Commentators in South Korea see this as a possible indication that a meeting of Trump and Kim on the border had previously spoken between the states. Even Trump himself had made a few hints earlier to journalists a hint in this direction, which “for security reasons” but was not allowed to be reported.
The meeting could, in the best case, breathe new life into the deadlocked nuclear talks that have been held since the aborted Hanoi Summit. The fact that a gathering at the highest level seemed necessary, but also shows how little movement there is. The positions expressed on both sides remain incompatible. North Korea is seeking a step-by-step process, rewarding sanctions for individual disarmament steps. Washington, on the other hand, demanded a complete abandonment of the nuclear program in Hanoi before it was ready for return. Trump’s emphasis on his relationship with Kim Jong-un has probably contributed to North Korea’s reluctance to negotiate below this level.
Trump is the fifth current US president to visit the demilitarized zone along the demarcation line between the two Korean states. The first president was Ronald Reagan in November 1983. Reagan at Camp Liberty Bell praised the American soldiers on the border as the “Frontline of Freedom.” He called the North Korean regime a system that stood against everything the Americans believed in. Ten years later, William “Bill” Clinton came and warned North Korea against the development of nuclear weapons.
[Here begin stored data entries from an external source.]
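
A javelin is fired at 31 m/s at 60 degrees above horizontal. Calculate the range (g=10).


Given: v0 = 31 m/s, theta = 60 deg, g = 10 m/s^2
sin(2*60) = sin(120) = sqrt(3)/2
Using R = v0^2 * sin(2*theta) / g
R = 31^2 * (sqrt(3)/2) / 10
R = 961 * sqrt(3) / 20
R = 961/20*sqrt(3) m

961/20*sqrt(3) m


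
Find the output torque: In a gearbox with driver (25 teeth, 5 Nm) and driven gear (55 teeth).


Given: N1 = 25, N2 = 55, T1 = 5 Nm
Using T2/T1 = N2/N1
T2 = T1 * N2 / N1
T2 = 5 * 55 / 25
T2 = 275 / 25
T2 = 11 Nm

11 Nm


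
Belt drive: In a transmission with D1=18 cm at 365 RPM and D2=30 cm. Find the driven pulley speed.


Given: D1 = 18 cm, w1 = 365 RPM, D2 = 30 cm
Using D1*w1 = D2*w2
w2 = D1*w1 / D2
w2 = 18*365 / 30
w2 = 6570 / 30
w2 = 219 RPM

219 RPM


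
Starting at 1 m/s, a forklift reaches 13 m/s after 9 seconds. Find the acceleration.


Given: initial velocity v0 = 1 m/s, final velocity v = 13 m/s, time t = 9 s
Using a = (v - v0) / t
a = (13 - 1) / 9
a = 12 / 9
a = 4/3 m/s^2

4/3 m/s^2


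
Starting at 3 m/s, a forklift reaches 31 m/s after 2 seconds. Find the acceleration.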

In 2002, George W. Bush emphasized in the DMZ that America and South Korea had no intention of attacking Pyongyang. Shortly before, Busch had classified the regime as part of the “axis of evil”. For ten years Barack Obama spoke of huge differences between South-North Korea in the standard of living and in the degree of freedom. He warned that a missile test announced at that time would isolate North Korea even more.